A driving test offers a similar example, how many of us who drove with perfect competency during our driving lessons then failed a test due to nerves?   Often those who passed first time were lucky enough to have a top quality instructor, who took a holistic approach to making sure they were ready for the test and felt confident in our ability to undertake it, rather than just driving well enough and giving it a go.

Failing a driving test knocks your confidence for the next time and confidence is crucial to succeeding in exams.  Once doubt starts to creep in it is insidious.  We can all remember a time during our own exams when we froze at a question, mind blank, staring in silent terror at everyone else seemingly scribbling away in a fury.  My fear is that this experience won’t be the exception for next year’s exam takers.

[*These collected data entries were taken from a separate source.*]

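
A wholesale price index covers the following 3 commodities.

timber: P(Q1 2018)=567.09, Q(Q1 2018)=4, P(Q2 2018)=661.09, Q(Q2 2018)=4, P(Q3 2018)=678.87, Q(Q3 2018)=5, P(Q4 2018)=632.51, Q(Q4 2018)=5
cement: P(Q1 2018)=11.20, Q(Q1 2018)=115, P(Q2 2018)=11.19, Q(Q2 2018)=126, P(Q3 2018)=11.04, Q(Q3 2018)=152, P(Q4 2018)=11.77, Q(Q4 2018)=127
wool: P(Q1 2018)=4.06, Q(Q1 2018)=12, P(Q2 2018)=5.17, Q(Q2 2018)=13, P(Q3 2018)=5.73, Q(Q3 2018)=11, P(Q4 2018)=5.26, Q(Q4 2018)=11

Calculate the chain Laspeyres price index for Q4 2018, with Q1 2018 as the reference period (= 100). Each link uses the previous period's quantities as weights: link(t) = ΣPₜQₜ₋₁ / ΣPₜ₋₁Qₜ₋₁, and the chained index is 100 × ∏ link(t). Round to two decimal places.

109.61

Link Q1 2018→Q2 2018:
ΣP(Q2 2018)Q(Q1 2018) = 661.09×4 + 11.19×115 + 5.17×12 = 2644.36 + 1286.85 + 62.04 = 3993.25
ΣP(Q1 2018)Q(Q1 2018) = 567.09×4 + 11.20×115 + 4.06×12 = 2268.36 + 1288 + 48.72 = 3605.08
link = 3993.25/3605.08 = 1.107673
Link Q2 2018→Q3 2018:
ΣP(Q3 2018)Q(Q2 2018) = 678.87×4 + 11.04×126 + 5.73×13 = 2715.48 + 1391.04 + 74.49 = 4181.01
ΣP(Q2 2018)Q(Q2 2018) = 661.09×4 + 11.19×126 + 5.17×13 = 2644.36 + 1409.94 + 67.21 = 4121.51
link = 4181.01/4121.51 = 1.014436
Link Q3 2018→Q4 2018:
ΣP(Q4 2018)Q(Q3 2018) = 632.51×5 + 11.77×152 + 5.26×11 = 3162.55 + 1789.04 + 57.86 = 5009.45
ΣP(Q3 2018)Q(Q3 2018) = 678.87×5 + 11.04×152 + 5.73×11 = 3394.35 + 1678.08 + 63.03 = 5135.46
link = 5009.45/5135.46 = 0.975463
Chained index = 100 × 1.107673 × 1.014436 × 0.975463 = 109.6092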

I truly hope that practicing  assessment skills will get more attention going forward, whether this is through extra mock exams at school or via timed tests which guide you how long to take to answer a question, such as the ones created by GCSEPod.  This is the only way that students will learn to build the resilience and endurance they need to succeed so that when they come across a question that stumps them, they can take it in their stride and apply a learnt method rather than panicking and jeopardising the whole exam.

Emma Slater, Director of Education, GCSEPod

Emma spent over ten years as a high performing Lead Practitioner and Head of English in London, she was also an English Consultant for a number of large trusts and The PiXL Club.  Emma is  published author with Harper Collins, York Notes and OUP and spent some time at the BBC and think tank Policy Exchange.